SEC Says Hackers Stole Market-Sensitive Data

Ann Santiago
September 22, 2017

The statement is part of an ongoing assessment of the SEC's cybersecurity risk profile that Chairman Clayton initiated upon taking office in May. "Specifically, a software vulnerability in the test filing component of the Commission's Edgar system, which was patched promptly after discovery, was exploited and resulted in access to nonpublic information".

Clayton concluded: "I recognise that even the most diligent cybersecurity efforts will not address all cyber risks that enterprises face".

The Securities and Exchange Commission (SEC), America's most prominent regulator, acknowledged on Wednesday that its Electronic Data Gathering, Analysis and Retrieval ('EDGAR') database of corporate filings was hacked in 2016. Infiltrating the SEC's system to review announcements before they are released publicly would serve as a virtual treasure trove for a hacker seeking to make easy money.

The SEC first detected the intrusion in 2016 but only last month became aware that stolen information may have been used for illegal trades.

According to Reuters, the SEC in particular had previously been pulled up by the United States government accountability office for failing to implement an intrusion-detection system properly, and making mistakes regarding things as basic as firewall configuration.


Warner said he'd press SEC Chairman Jay Clayton on the agency's rules dictating when companies must report data breaches when he appears before the Banking panel next week. The SEC says it gets more than 1.7 million filings each year, and more than 50 million pages of documents are accessed every day.

The SEC has had other issues with Edgar, including people posting phony takeover offers and other hoaxes on the system that have temporarily driven up companies' share prices. But the damage was done, and in a statement, the commission said it found evidence in August that the intrusion may have given someone enough data to play the markets.

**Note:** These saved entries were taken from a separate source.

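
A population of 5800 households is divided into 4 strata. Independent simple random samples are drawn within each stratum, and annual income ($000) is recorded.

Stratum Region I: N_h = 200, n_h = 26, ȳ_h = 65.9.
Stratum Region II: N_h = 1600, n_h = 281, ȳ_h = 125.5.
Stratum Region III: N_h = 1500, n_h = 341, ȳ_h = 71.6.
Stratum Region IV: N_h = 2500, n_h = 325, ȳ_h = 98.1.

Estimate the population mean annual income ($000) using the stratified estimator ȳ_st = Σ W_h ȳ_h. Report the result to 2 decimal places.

N = Σ N_h = 5800. Stratum weights W_h = N_h/N.
ȳ_st = (200·65.9 + 1600·125.5 + 1500·71.6 + 2500·98.1) / 5800 = 97.6948

ȳ_st ≈ 97.69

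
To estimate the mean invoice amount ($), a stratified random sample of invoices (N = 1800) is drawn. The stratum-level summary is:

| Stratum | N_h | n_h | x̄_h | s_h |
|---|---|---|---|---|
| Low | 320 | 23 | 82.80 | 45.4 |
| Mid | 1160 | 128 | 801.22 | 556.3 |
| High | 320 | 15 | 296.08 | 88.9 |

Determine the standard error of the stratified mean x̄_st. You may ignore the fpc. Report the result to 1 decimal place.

V̂(x̄_st) = Σ W_h² s_h²/n_h, with W_h = N_h/N and N = 1800:
  stratum Low: (320/1800)²·45.4²/23 = 2.8323
  stratum Mid: (1160/1800)²·556.3²/128 = 1004.1
  stratum High: (320/1800)²·88.9²/15 = 16.652
V̂(x̄_st) = 1023.59
SE(x̄_st) = √1023.59 = 31.9936

SE(x̄_st) ≈ 32.0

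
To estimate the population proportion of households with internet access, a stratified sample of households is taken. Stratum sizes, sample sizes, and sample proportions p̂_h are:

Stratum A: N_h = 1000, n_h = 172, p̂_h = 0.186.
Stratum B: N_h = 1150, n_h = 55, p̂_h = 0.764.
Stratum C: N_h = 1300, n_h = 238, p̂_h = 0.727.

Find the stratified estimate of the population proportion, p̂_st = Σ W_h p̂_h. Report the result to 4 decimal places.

N = 3450; stratum weights W_h = N_h/N.
p̂_st = Σ W_h p̂_h = (1000·0.186 + 1150·0.764 + 1300·0.727)/3450 = 0.58252

p̂_st ≈ 0.5825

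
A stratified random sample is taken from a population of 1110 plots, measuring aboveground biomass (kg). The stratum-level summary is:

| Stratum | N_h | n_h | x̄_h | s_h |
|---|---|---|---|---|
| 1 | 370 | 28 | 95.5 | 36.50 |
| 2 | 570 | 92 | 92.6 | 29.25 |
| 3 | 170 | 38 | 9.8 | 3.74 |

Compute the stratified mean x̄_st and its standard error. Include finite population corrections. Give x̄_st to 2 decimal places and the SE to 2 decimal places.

x̄_st ≈ 80.89, SE ≈ 2.64

x̄_st = Σ W_h x̄_h = (370·95.5 + 570·92.6 + 170·9.8)/1110 = 80.88559
V̂(x̄_st) = Σ W_h² (1 − n_h/N_h) s_h²/n_h, with W_h = N_h/N and N = 1110:
  stratum 1: (370/1110)²·(1 − 28/370)·36.50²/28 = 4.88663
  stratum 2: (570/1110)²·(1 − 92/570)·29.25²/92 = 2.05646
  stratum 3: (170/1110)²·(1 − 38/170)·3.74²/38 = 0.00670404
V̂(x̄_st) = 6.9498
SE(x̄_st) = √6.9498 = 2.63625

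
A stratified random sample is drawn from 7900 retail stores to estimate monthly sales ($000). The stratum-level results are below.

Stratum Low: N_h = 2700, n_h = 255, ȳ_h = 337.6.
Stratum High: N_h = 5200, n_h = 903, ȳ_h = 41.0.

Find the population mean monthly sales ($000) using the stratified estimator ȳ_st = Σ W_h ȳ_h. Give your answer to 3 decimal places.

N = Σ N_h = 7900. Stratum weights W_h = N_h/N.
ȳ_st = (2700·337.6 + 5200·41.0) / 7900 = 142.36962

ȳ_st ≈ 142.370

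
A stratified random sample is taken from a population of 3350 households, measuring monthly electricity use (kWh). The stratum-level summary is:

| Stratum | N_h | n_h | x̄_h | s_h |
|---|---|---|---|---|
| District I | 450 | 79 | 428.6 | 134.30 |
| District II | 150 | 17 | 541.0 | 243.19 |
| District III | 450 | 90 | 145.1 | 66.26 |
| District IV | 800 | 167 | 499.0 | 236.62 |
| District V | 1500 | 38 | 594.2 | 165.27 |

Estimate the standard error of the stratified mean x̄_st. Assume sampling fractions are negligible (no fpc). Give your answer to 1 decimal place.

SE(x̄_st) ≈ 13.2

V̂(x̄_st) = Σ W_h² s_h²/n_h, with W_h = N_h/N and N = 3350:
  stratum District I: (450/3350)²·134.30²/79 = 4.11965
  stratum District II: (150/3350)²·243.19²/17 = 6.97486
  stratum District III: (450/3350)²·66.26²/90 = 0.880229
  stratum District IV: (800/3350)²·236.62²/167 = 19.1195
  stratum District V: (1500/3350)²·165.27²/38 = 144.111
V̂(x̄_st) = 175.205
SE(x̄_st) = √175.205 = 13.2365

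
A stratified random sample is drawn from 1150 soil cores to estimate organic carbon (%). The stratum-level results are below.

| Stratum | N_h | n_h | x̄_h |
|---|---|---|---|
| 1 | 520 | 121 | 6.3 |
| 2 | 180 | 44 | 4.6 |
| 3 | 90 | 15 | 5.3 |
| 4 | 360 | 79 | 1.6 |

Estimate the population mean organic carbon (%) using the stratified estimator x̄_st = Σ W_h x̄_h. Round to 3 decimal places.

x̄_st ≈ 4.484

N = Σ N_h = 1150. Stratum weights W_h = N_h/N.
x̄_st = (520·6.3 + 180·4.6 + 90·5.3 + 360·1.6) / 1150 = 4.48435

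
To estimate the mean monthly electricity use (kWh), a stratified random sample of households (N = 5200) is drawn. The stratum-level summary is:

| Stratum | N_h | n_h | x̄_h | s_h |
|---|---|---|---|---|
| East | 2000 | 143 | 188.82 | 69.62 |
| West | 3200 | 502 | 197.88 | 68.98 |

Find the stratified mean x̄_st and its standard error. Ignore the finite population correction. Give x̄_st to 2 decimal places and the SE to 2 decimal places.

x̄_st = Σ W_h x̄_h = (2000·188.82 + 3200·197.88)/5200 = 194.39538
V̂(x̄_st) = Σ W_h² s_h²/n_h, with W_h = N_h/N and N = 5200:
  stratum East: (2000/5200)²·69.62²/143 = 5.01401
  stratum West: (3200/5200)²·68.98²/502 = 3.58952
V̂(x̄_st) = 8.60353
SE(x̄_st) = √8.60353 = 2.93318

x̄_st ≈ 194.40, SE ≈ 2.93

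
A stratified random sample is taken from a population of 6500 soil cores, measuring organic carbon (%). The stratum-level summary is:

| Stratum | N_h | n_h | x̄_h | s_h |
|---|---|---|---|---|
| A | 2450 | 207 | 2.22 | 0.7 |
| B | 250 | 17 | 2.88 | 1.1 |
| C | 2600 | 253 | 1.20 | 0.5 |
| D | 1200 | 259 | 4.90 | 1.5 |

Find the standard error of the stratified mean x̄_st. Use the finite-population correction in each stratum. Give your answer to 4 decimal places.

V̂(x̄_st) = Σ W_h² (1 − n_h/N_h) s_h²/n_h, with W_h = N_h/N and N = 6500:
  stratum A: (2450/6500)²·(1 − 207/2450)·0.7²/207 = 0.000307889
  stratum B: (250/6500)²·(1 − 17/250)·1.1²/17 = 9.81309e-05
  stratum C: (2600/6500)²·(1 − 253/2600)·0.5²/253 = 0.000142718
  stratum D: (1200/6500)²·(1 − 259/1200)·1.5²/259 = 0.000232181
V̂(x̄_st) = 0.000780919
SE(x̄_st) = √0.000780919 = 0.0279449

SE(x̄_st) ≈ 0.0279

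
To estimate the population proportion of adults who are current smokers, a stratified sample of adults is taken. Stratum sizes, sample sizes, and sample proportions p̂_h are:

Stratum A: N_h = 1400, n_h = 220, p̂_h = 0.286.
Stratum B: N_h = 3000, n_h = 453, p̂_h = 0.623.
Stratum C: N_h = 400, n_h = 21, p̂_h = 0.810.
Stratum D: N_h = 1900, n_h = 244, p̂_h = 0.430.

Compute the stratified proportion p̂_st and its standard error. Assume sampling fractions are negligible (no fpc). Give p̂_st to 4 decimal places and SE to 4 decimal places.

N = 6700; stratum weights W_h = N_h/N.
p̂_st = Σ W_h p̂_h = (1400·0.286 + 3000·0.623 + 400·0.810 + 1900·0.430)/6700 = 0.50901
V̂(p̂_st) = Σ W_h² p̂_h(1−p̂_h)/(n_h−1):
  stratum A: (1400/6700)²·0.286·0.714/219 = 4.07124e-05
  stratum B: (3000/6700)²·0.623·0.377/452 = 0.00010418
  stratum C: (400/6700)²·0.810·0.190/20 = 2.7427e-05
  stratum D: (1900/6700)²·0.430·0.570/243 = 8.11138e-05
V̂(p̂_st) = 0.000253433; SE = √V̂ = 0.0159196

p̂_st ≈ 0.5090, SE ≈ 0.0159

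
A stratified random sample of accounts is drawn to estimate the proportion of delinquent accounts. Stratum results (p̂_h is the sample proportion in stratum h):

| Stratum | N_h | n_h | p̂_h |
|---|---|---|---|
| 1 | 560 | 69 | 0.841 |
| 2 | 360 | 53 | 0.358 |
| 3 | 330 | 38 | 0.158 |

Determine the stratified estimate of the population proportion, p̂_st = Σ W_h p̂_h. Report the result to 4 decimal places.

p̂_st ≈ 0.5216

N = 1250; stratum weights W_h = N_h/N.
p̂_st = Σ W_h p̂_h = (560·0.841 + 360·0.358 + 330·0.158)/1250 = 0.52158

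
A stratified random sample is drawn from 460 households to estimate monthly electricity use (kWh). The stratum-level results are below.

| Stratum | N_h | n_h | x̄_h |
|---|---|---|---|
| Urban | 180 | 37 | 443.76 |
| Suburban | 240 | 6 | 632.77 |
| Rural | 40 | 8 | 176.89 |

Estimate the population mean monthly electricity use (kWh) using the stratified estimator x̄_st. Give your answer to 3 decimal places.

N = Σ N_h = 460. Stratum weights W_h = N_h/N.
x̄_st = (180·443.76 + 240·632.77 + 40·176.89) / 460 = 519.16783

x̄_st ≈ 519.168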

A 2015 case was brought by the agency against fraudulent insider trading ring that had paid Ukrainian hackers to gain access to sensitive information.

The incident comes just weeks after Equifax Inc, a major US consumer credit reporting agency, disclosed that hackers had stolen data on more than 143 million customers and underscores the threat cyber criminals pose to the integrity of the financial markets. The cybersecurity risks there are huge; a hacker could, for example, sniff out investors' trading strategies and try to game them.